We processed 10,000+ comments and posts to generate this report.
AI-generated content. Verify critical information independently.
/Anthropic released Claude Opus 4.6 and Sonnet 4.6 with a 1M-token context window now generally available.
/Grok 4.20 Beta hit 96.5% on τ²‑Bench for telecom tool use and logged the lowest hallucination rate (22%) among tested models.
/NVIDIA Nemotron 3 Super (120B total / 12B active Hybrid SSM Latent MoE) launched with a 1M context window and up to 2.2× FP4 speedup over GPT‑OSS‑120B, and is already in products like Perplexity and Agent API.
/Advanced Machine Intelligence (AMI) raised $1.03B at a $3.5B pre‑money to build JEPA‑style world‑model systems with persistent memory.
/Comfy Cloud upgraded to RTX Blackwell 6000 Pro GPUs and simultaneously cut prices by ~30%.
On Watch
/Qwen 3.5 has become a workhorse for GPU‑poor users—from a 0.8B smartwatch model to 27B/35B variants strong on coding—just as reports emerge that the Qwen team has disbanded, raising questions about long‑term support for a core open ecosystem.

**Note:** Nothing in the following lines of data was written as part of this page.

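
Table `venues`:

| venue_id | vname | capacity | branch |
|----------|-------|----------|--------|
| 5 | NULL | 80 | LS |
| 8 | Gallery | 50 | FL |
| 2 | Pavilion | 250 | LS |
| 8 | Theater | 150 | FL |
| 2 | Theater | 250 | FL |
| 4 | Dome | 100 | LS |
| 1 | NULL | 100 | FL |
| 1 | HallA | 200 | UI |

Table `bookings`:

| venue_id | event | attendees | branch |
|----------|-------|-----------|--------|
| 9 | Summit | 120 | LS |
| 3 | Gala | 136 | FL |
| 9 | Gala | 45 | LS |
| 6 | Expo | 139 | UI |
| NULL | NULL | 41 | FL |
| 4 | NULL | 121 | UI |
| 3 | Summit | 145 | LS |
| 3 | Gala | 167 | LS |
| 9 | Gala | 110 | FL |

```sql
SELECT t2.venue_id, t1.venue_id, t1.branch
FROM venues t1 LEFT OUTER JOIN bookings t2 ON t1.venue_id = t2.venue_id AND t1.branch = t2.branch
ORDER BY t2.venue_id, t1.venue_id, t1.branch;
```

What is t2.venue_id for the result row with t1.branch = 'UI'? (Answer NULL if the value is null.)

LEFT JOIN keeps every row from `venues`; unmatched rows get NULL for `bookings`'s columns.
Matching on t1.venue_id = t2.venue_id AND t1.branch = t2.branch. A NULL in a compared column never satisfies the condition.
- t1 row (venue_id=5, branch=LS): no match → kept, t2 columns NULL.
- t1 row (venue_id=8, branch=FL): no match → kept, t2 columns NULL.
- t1 row (venue_id=2, branch=LS): no match → kept, t2 columns NULL.
- t1 row (venue_id=8, branch=FL): no match → kept, t2 columns NULL.
- t1 row (venue_id=2, branch=FL): no match → kept, t2 columns NULL.
- t1 row (venue_id=4, branch=LS): no match → kept, t2 columns NULL.
- t1 row (venue_id=1, branch=FL): no match → kept, t2 columns NULL.
- t1 row (venue_id=1, branch=UI): no match → kept, t2 columns NULL.

NULL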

/The MCP tool protocol is being called “dead” and up to 32× costlier than CLI even as adoption, new servers (e.g., CodeGraphContext, LangWatch), and evidence of cross‑tool hijacking rise, suggesting a coming inflection in standardized agent tooling and security.
/Intel’s Heracles chip computing fully encrypted data 1,074–5,547× faster than a 24‑core Xeon, plus 10,000 GHz light‑based processors and post‑quantum systems like Lattice, hint at a post‑GPU compute regime that hasn’t yet touched mainstream LLM workloads.
Interesting
/Researchers at Anthropic are observing early signs of recursive self-improvement in AI, potentially arriving as soon as next year.
/Covenant-72B is the largest decentralized LLM pre-training run, featuring 72B parameters and ~1.1T tokens.
/Fine-tuning a 14B model can outperform Claude Opus 4.6 in Ada code generation, highlighting the importance of model optimization for safety-critical applications.
/The EVMbench benchmark shows AI agents can detect 45.6% of vulnerabilities in smart contracts, highlighting their potential for automated auditing.
/NVIDIA's Nemotron 3 Super model, with 120 billion parameters, is tailored for multi-agent applications and features fully open weights and datasets.